Allahabad High Court | Section 3 (2) (v) of SC and ST Act, 1989 only attracts by way of documentary evidence to prove that the injured belongs to SC or ST; Conviction and sentence, modified

Allahabad High Court

   

Allahabad High Court: The Division Bench of Kaushal Jayendra Thaker and Ajai Tyagi, JJ. while deciding an appeal which was filed challenging the judgment and order of convicting accused-appellant under Sections 326 of Penal Code, 1860 (‘IPC') and Section 3 (2) (v) of Scheduled Castes and the Scheduled Tribes (Prevention of Atrocities) Act, 1989 (‘SC/ST Act') observed that to prosecute a person for an offence committed under Section 3(2)(v) of the SC/ST Act, there must be evidence to show that the accused committed the crime knowing that such person/victim is a member of a Scheduled Caste or a Scheduled Tribe.

The FIR came to be lodged against the accused on 29-01-2011 by the father of the injured as the injured was hospitalized.

Counsel for the appellant had submitted that Section 326 of IPC is not made out as injuries are not such which would fall within the purview of Section 326 of IPC. As far as commission of offence under Section 3 (2) (v) of SC/ST Act was concerned, it was submitted that the F.I.R. nowhere states that the injured belonged to a particular community. No documentary evidence to prove the same was there.

The Court considering this a special case discussed the importance of FIR and its content. The Court noted that this FIR was silent on the aspect that the injured belong to a particular community falling in the term ‘Scheduled Castes’ or ‘Scheduled Tribes’ so as to attract the provision of Section 3 (2) (v) of SC/ST Act.

For attracting the provisions of Section 3 (2) (v) of SC/ST Act, there should be corroboration by way of documentary evidence to prove that the injured, on whom the act is committed, belongs to ‘Scheduled Castes’ or ‘Scheduled Tribes’.

The Court relied on the judgment of the Supreme Court in Ram Das v. State of U.P., (2007) 2 SCC 170 where there was rape on woman belonging to Scheduled Caste, it was held that these could be no ground to convict the accused under Section 3 (2) (v) when there was no evidence to support the charge under Section 3 (2) (v) of SC/ST Act. Mere fact that victim happened to be a girl belonging to Scheduled Caste did not attract provisions of SC/ST Act.

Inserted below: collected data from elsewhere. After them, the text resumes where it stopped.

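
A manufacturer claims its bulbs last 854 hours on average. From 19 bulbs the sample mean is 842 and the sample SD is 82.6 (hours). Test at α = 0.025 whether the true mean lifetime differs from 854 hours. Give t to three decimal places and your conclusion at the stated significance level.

H0: μ = 854; H1: μ ≠ 854 (one-sample t-test, two-sided).
t = (x̄ − μ₀)/(s/√n) = (842 − 854)/(82.6/√19) = -0.633
df = n − 1 = 18
Two-sided p-value ≈ 0.5345
Since p ≈ 0.5345 > α = 0.025, fail to reject H0; the data do not provide sufficient evidence against H0.

t = -0.633; fail to reject H0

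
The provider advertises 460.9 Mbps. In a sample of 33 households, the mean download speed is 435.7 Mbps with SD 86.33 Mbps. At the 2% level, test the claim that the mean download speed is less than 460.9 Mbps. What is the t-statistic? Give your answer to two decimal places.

H0: μ = 460.9; H1: μ < 460.9 (one-sample t-test, left-tailed).
t = (x̄ − μ₀)/(s/√n) = (435.7 − 460.9)/(86.33/√33) = -1.68
df = n − 1 = 32
p-value = P(T ≤ -1.68) ≈ 0.0517
Since p ≈ 0.0517 > α = 0.02, fail to reject H0; the evidence is not statistically significant.

-1.68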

The Court observed that in the case at hand no independent witness have been examined who would depose that the accused committed the offence on the ground that injured belonged to a community covered under SC/ST Act. The Court thus believed that this omission proves fatal for the prosecution in such a vital matter where punishment is for life imprisonment.

Judge has not even discussed the evidence and only on the basis of caste, he held that the offence was deemed to be committed. There is no deeming provision under SC/ST Act. The Court consequently set aside the Conviction and sentence under Section 3 (2) (v) of the accused-appellant.

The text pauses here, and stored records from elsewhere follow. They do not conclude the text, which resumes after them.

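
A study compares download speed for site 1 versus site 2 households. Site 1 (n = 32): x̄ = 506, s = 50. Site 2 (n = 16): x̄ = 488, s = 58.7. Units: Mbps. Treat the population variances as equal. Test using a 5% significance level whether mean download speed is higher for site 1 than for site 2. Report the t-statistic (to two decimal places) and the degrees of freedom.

Let group 1 = site 1, group 2 = site 2. H0: μ_1 = μ_2; H1: μ_1 > μ_2 (two-sample pooled-variance t-test, right-tailed).
s_p² = [(32−1)·50² + (16−1)·58.7²]/(32+16−2) = 2808.38
t = (506 − 488)/√[2808.38·(1/32 + 1/16)] = 1.11
df = n₁ + n₂ − 2 = 46
p-value = P(T ≥ 1.11) ≈ 0.1365
Since p ≈ 0.1365 > α = 0.05, fail to reject H0; the evidence is not statistically significant.

t = 1.11, df = 46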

Coming to Section 326 of IPC which deals with voluntary causing grievous hurts by dangerous weapons or means the Court noted that the fact that the injured had sustained burn injuries on the face, show that the injures had sustained grievous injuries therefore, ingredients of Section 326 of IPC are made out.

The Counsel for the petitioner had submitted that the punishment was too harsh in relation to which the Court analysed the theory of punishment prevalent in India. The Court relying on Mohd. Giasuddin v. State of A.P., (1977) 3 SCC 287; Deo Narain Mandal v. State of UP, (2004) 7 SCC 257; Ravada Sasikala v. State of A.P., (2017) 4 SCC 546 held that keeping in view criminal jurisprudence in our country which is reformative and corrective and not retributive no accused person is incapable of being reformed and therefore, all measures should be applied to give them an opportunity of reformation in order to bring them in the social stream.

The Court keeping in mind the facts and circumstances of the case stated that it is necessary to impose punishment keeping in view the ‘doctrine of proportionality’. The Court believed that punishment of 10 years imprisonment is too harsh and the fine of Rs.25000/- is also too harsh reducing it to 9 years’ incarceration and fine to Rs.2000/-, reason being, the complainant and the injured would have been adequately compensated by the Government as they have invoked provisions of Section 3 (2) (v) of SC/ST Act.

[Pintu Gupta v. State of U.P., Criminal Appeal No. – 4083 of 2017, decided on 28-07-2022]


Advocates who appeared in this case :

Dharmendra Kumar Singh, Rajesh Yadav, Advocates, Counsel for the Appellant;

Nagendra Srivastava, A.G.A. assisted by Akhilesh Kumar Tripathi, Advocate, Counsel for the State.


*Suchita Shukla, Editorial Assistant has reported this brief.